Саша с трудом сглотнула.
— Это бы ничего не изменило.
— А если бы я позвонил через месяц?
— Толя, не смеши меня! Через месяц ты имя моё забыл!
— Саня, ну что ты говоришь?!
Она рукой махнула.
— Ладно, не забыл. Но ты просто обо мне не думал. Ведь так? Я права, Толя. Поэтому виниться передо мной сейчас, рвать на себе волосы и говорить: вот если бы я позвонил, всё было бы по-другому — не надо. Всё было бы также.
— С той разницей, что я знал бы про сына!
Саша зло сверкнула на него глазами.
— С той разницей, что ты наезжал бы раз в полгода и высылал алименты! Моему сыну не нужен такой отец!
Ефимов выпрямился, его взгляд похолодел.
— Во-первых, — отчеканил он, — ты не имеешь права решать ни за меня, ни за Митьку! А во-вторых, не можешь знать, как бы всё было! Никто не может знать. Или ты, правда, считаешь, что лучше никакого отца, чем тот, который бывает наездами? Ты забыла, как сама росла? Что бы ты выбрала?
Саша даже опешила от его слов. И смотрела уже без всякого смятения.
— Не смей меня стыдить!
— Я не стыжу, Саша! Я лишь говорю, что заботился бы о нём.
— О нём есть, кому позаботиться.
— А о тебе?
Она задохнулась.
— Не твоё дело, понял? Я сама в состоянии позаботиться, и о себе, и о сыне. Как-то справлялась восемь лет. И залётный герой мне не нужен.
— Ты злишься. Ты злишься, и не в состоянии принимать трезвые решения!
— А ты в состоянии? О каких решениях ты, вообще, говоришь?
— Я его отец, — проговорил он глухо, Саше даже показалось, что с некоторой угрозой.
А она вдруг рискнула усмехнуться.
— И что это значит?
— Ты сама всё понимаешь.

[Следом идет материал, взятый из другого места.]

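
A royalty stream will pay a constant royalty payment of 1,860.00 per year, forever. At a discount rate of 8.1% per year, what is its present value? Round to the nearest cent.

Level perpetuity: PV = C / r = 1,860.00 / 0.081 = 22,962.96

22962.96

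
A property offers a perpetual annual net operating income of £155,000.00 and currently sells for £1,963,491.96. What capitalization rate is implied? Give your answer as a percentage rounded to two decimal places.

7.89%

P = C/r ⇒ r = C/P = £155,000.00/£1,963,491.96 = 0.078941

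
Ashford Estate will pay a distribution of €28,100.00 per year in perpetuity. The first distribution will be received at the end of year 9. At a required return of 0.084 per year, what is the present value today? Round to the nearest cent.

€175465.92

Value at end of year 8: C / r = €28,100.00 / 0.084 = €334,523.8095
Discount to today: PV = €334,523.8095 / (1 + 0.084)^8 = €334,523.8095 / 1.906489 = €175,465.92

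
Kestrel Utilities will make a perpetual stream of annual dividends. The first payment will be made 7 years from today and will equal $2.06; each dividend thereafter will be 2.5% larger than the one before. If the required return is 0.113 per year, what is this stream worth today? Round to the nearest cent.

Value at end of year 6: C₁ / (r − g) = $2.06 / (0.113 − 0.025) = $23.4091
Discount to today: PV = $23.4091 / (1 + 0.113)^6 = $23.4091 / 1.900951 = $12.31

$12.31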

Я хочу видеть сына.
Саша отвернулась от него, нервно облизала губы. Чувствовала пристальный взгляд, направленный ей в затылок, но просто повернуть голову и смело его встретить… Смело как-то не получалось, совсем.
— Ты хотя бы понимаешь, какой это для него будет стресс? Ты не думаешь об этом.